I wonder how much testing do these voting machines really get? They are used twice a year. For our primary, no machine executed more than 75 transactions. For a busy general election, we'd probably have 300 transactions per machine. If a machine executes a few hundred transactions per year, how much opportunity do you have to exercise corner cases and have confidence that the bugs are worked out. I wonder if they gathered enough diagnostic data when the machine did get rebooted.

It would be helpful to have a better way for people to learn how to use the machines. For the old lever machines, they had a toy voting machine that you could try out while you were waiting. I remember playing with it when I was a kid. When I voted for the first time, I knew exactly what to expect. We didn't have a PC where voters could try it out and the paper printouts didn't capture the experience at all. I think a video showing all the options would make the most sense. You could put a TV and a video player in each polling station.

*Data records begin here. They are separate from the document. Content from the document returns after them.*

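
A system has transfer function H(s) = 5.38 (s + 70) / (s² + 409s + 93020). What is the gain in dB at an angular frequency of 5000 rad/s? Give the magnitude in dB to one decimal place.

-59.4 dB

|j5000 + 70| = √(5000² + 70²) = 5000
|(j5000)² + 409(j5000) + 93020| = |-2.4907e+07 + j2.045e+06| = 2.499e+07
|H(j5000)| = 5.38 × 5000 / 2.499e+07 = 0.0010765
20 log₁₀(0.0010765) = -59.36 dB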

The process for election works produces a lot of redundant paper records, which seems like a good thing. You have three lists of the voters who voted--an official list of voters (plus carbon copy), log books with the voters signatures, and throw-away forms where the voters print their names. All three records are numbered, so it's easy to track down record keeping errors. There's some redundancy in the computer records, but only as multiple copies of the final tally. At the end of the day, we print out a summary of the votes and export the data onto two USB memory sticks. I believe there is also a copy on the local hard disk. I don't understand if there is any easily audited record of individual votes, because we only see the totals at the end of the day.

2 comments:

Anonymous said...

Realy, 5 crashes for 141 votes is too much. Here in Brazil we have mandatory elections, so a single machine easily processes more than 500 votes. And last election 3 machines failed in my city, and we have more than 50,000 registered votes here. Of course our machines are very simple. No touch-screen, you only type the candidate number, then his name and picture apear on the (monocromatic) screen and you confirm your vote, no receipt. But they work, and totalization of the elections is prety fast (last presidential election took less than 24 hours).
So simplicity works here :)
(p.s. I know, my english is awfull)

Anonymous said...

I have served as a Chief judge in my precinct for several years. We have a different type of machine. Maybe one failed once in the years I've been doing it: primaries and general, presidential years and in-between.

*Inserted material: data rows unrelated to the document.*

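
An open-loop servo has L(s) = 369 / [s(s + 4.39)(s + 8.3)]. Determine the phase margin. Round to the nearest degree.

6°

Gain crossover: |L(jω)| = 1 at ω ≈ 5.38 rad/sec.
∠L(j5.38) = −90° − arctan(5.38/4.39) − arctan(5.38/8.3) ≈ -173.70°
PM = 180° + (-173.70°) = 6.30°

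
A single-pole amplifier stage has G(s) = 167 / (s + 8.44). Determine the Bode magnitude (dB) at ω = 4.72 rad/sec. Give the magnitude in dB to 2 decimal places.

24.75 dB

|j4.72 + 8.44| = √(4.72² + 8.44²) = 9.67
|G(j4.72)| = 167 / 9.67 = 17.27
20 log₁₀(17.27) = 24.746 dB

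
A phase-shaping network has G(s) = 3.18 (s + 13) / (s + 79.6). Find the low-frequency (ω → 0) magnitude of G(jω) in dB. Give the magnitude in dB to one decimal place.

G(0) = 3.18 × 13 / 79.6 = 0.51935
20 log₁₀(0.51935) = -5.69 dB

-5.7 dB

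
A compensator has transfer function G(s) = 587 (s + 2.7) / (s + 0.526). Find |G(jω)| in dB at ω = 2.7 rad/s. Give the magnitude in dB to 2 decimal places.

58.22 dB

|j2.7 + 2.7| = √(2.7² + 2.7²) = 3.818
|j2.7 + 0.526| = √(2.7² + 0.526²) = 2.751
|G(j2.7)| = 587 × 3.818 / 2.751 = 814.82
20 log₁₀(814.82) = 58.221 dB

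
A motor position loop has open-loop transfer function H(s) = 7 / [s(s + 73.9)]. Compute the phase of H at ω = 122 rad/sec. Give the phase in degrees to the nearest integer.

-149°

∠(j122 + 73.9) = arctan(122/73.9) = 58.80°
∠(j122) = 90.00°
∠H(j122) = − (58.80° + 90.00°) = -148.80°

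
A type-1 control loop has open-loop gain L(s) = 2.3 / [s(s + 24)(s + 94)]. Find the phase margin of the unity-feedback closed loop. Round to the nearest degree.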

Yes, there is *lots* of paperwork to fill out, but its not redundant (except copying totals to a master sheet).

The last two elections we have had electronic poll books: the list of voters on a machine. They are wonderful! (Once you get down how to use them.) Maryland offers quit good training for election judges. The biggest headache is provisional voting. There are nine different cases where someone can't use the machines in the regular way (moved, listed as already voted, absentee, etc. etc.), but they can have a paper ballot anyway. The Board of Elections sorts out whether or not to count the ballot from the documentation on the outside of the ballot envelope. If it is accepted, they remove the anonymous ballot and count them.

Our machines don't have a paper record, either. They are touch screen.